Prep Signing: North’s Veal to CVCC

Rowan County Clint Veal  pitches in relief for the Rowan Legion. Photo by Jon C. Lakey, Salisbury Post.
Rowan County Clint Veal pitches in relief for the Rowan Legion. Photo by Jon C. Lakey, Salisbury Post.

SPENCER — Clint Veal’s high school career as a two-way player didn’t cause any earthquakes, but it was a lot better than you might think.

In four varsity seasons — divided between Salisbury, where he started, and North Rowan, where he finished — Veal won 16 games on the mound.


Only three guys who have graduated from North since 2000 won more than 16, and Daniel Moore, Brandon Doby and Keegan Linza were pretty good.

Veal struck out 156 batters in his varsity career. He also helped out with the bat, accumulating 60 hits and driving in 45 runs.

When you’ve accomplished what Veal has, you want to keep playing in college, and he’s getting a shot to do that at Catawba Valley Community College in Hickory.

“I was talking to them the last month or so of Legion ball, and they gave me a chance because I had some good recommendations from my coaches,” Veal explained.

Catawba Valley, which played in the Division II junior college World Series in 2012, brings in a lot of players and lets them compete for jobs.

“I know I’ve got to go in there and work my way up,” Veal said. “But now I’ve got a chance to see what I can do.”

Veal’s bloodlines indicate he can do well in college. His brother, Billy moved on from success at North and with the Rowan Legion team to a college career. In two seasons at NAIA Bryan, where he played with a flock of North teammates, Billy dented record books. His 21 homers rank fifth in Bryan history.

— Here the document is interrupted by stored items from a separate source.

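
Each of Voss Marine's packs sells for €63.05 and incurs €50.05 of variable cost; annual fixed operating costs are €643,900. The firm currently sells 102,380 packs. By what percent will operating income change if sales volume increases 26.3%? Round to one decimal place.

+50.9%

Contribution at this volume is 102,380 × €13.00 = €1,330,940.00.
EBIT = €1,330,940.00 − €643,900 = €687,040.00.
Degree of operating leverage = €1,330,940.00 / €687,040.00 = 1.9372.
Operating income changes by 1.9372 × +26.3% = +50.9%.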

“He’s been a big supporter,” Clint said. “Billy started out as a pitcher and ended up as a shortstop, and I started out mostly as a catcher and ended up as a pitcher.”

While catchers are hard to find, Rowan coach Jim Gantt and North coach Aaron Rimer both felt Veal’s best chance to move to the next level would be to focus on pitching.

“They can’t both be wrong,” Veal said with a laugh. “I do like catching, but we had a good freshman catcher at North this year (Jake Pritchard) and the team needed me to pitch more than catch. It’s pretty hard on the arm if you try to go back and forth.”

Veal was one of North’s captains this season, along with Travis Holshouser and Thomas Tucker.

“Clint was our unquestioned leader,” Rimer said. “He was our ace on the mound and he was consistently good. It wasn’t always pretty, but we knew when we gave Clint the ball he was going to give us six or seven innings.”

Veal batted .367 as a senior and made the all-county team.

He won five times on the mound and pitched four complete games. He shut out Chatham Central and racked up a 7-2 1A playoff victory against Cherryville.

“The Cherryville game was my best performance,” Veal said. “That game stood out because not many people thought we could win it.”

At North, Veal threw fastballs, curveballs and a split-fingered pitch that Billy helped him develop.

“Clint learned to pitch inside with his fastball a lot more and he got a lot of strikeouts and groundballs with that split-finger,” Rimer said. “He also mixed in a pretty good curveball.”

In Legion ball this summer, Veal worked hard on a changeup, something he’ll need to succeed in college. His record was 2-1. He won against Mocksville and Concord but lost to Cherryville. Now he’s ready to take the next step up the competitive ladder.

“I think he’s got a great chance to be successful,” Rimer said. “He’s tough as nails on the mound. He’s a bulldog and hates to lose.”